String theory was originally used to attempt to explain the strong nuclear force. It had an irritating side effect, however. It required the existence of a particle without mass and two units of spin which didn't fit anywhere into the strong force. This idea was placed on the back-burner, and in 1971 supersymmetry was applied to strings which incorporated fermions as well as bosons, thus replacing bosonic string theory . In 1973, quantum chromodynamics (QCD) became the dominant theory for the strong force, nearly ending string theory's short career. The following year (1974), however, it was proposed that strings be used for a "unified theory". The unwanted particle that was problematic when strings were applied to the strong force? That became an ideal candidate for the graviton--a particle missing from physics prior to this realization 4.

The first string revolution occurred in 1984. In this year, Greene and Schwarz discovered that anomalies in the math behind strings conveniently cancelled. The immediate result of this was the advancement of five consistent superstring theories that exist in ten-dimensional spacetime. This is the year when string theory went from backyard science to mainstream 6.

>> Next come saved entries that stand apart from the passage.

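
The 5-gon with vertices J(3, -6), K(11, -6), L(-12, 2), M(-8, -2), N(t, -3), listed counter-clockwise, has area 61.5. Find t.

-13

Write out the shoelace sum; only the two edges meeting at N involve t:
2·Area = [((-8)·(-3) − t·(-2)) + (t·(-6) − 3·(-3))] + 38
       = -4·t + 71 = 123
⇒ t = -13.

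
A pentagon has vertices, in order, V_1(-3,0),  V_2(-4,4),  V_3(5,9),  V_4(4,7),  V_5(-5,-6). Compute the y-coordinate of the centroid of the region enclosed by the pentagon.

Apply the surveyor's formula. First the cross-terms c_i = x_i·y_{i+1} − x_{i+1}·y_i:
  -12, -56, -1, 11, -18  ⇒  2A = -76, A = -38.
Then Σ (y_i + y_{i+1})·c_i = -673, so ȳ = -673 / (6·(-38)) = 673/228.

673/228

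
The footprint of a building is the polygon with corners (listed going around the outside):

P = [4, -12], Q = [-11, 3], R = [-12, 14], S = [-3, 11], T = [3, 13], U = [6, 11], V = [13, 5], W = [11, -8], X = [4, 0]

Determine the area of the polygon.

P→Q: (4)(3) − (-11)(-12) = -120
Q→R: (-11)(14) − (-12)(3) = -118
R→S: (-12)(11) − (-3)(14) = -90
S→T: (-3)(13) − (3)(11) = -72
T→U: (3)(11) − (6)(13) = -45
U→V: (6)(5) − (13)(11) = -113
V→W: (13)(-8) − (11)(5) = -159
W→X: (11)(0) − (4)(-8) = 32
X→P: (4)(-12) − (4)(0) = -48
Σ = -733
Area = |Σ|/2 = 366.5.

366.5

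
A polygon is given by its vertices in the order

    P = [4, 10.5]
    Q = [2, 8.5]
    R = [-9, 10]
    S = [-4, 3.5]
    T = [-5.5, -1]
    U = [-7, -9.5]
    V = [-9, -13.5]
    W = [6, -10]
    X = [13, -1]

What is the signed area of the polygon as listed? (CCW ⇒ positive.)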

In 1987, Gross, Harvey, Martinec, and Rohm discovered the E8xE8 Heterotic superstring theory. The SU(3)xSU(2)xU(1) gauge group of the standard model fits under this theory in one of the E8 groups. It would interact with the other E8 group only through gravity, which could provide an explanation for dark matter 3.

In 1994, Seiberg and Witten found supersymmetric gauge theories while Hull and Townsend found string dualities (to be discussed in the next section). The second revolution resulted in the realization that the five superstring theories, plus a sixth found later that exists in eleven dimensions, are manifestations of an underlying M-theory that ties them all together 6.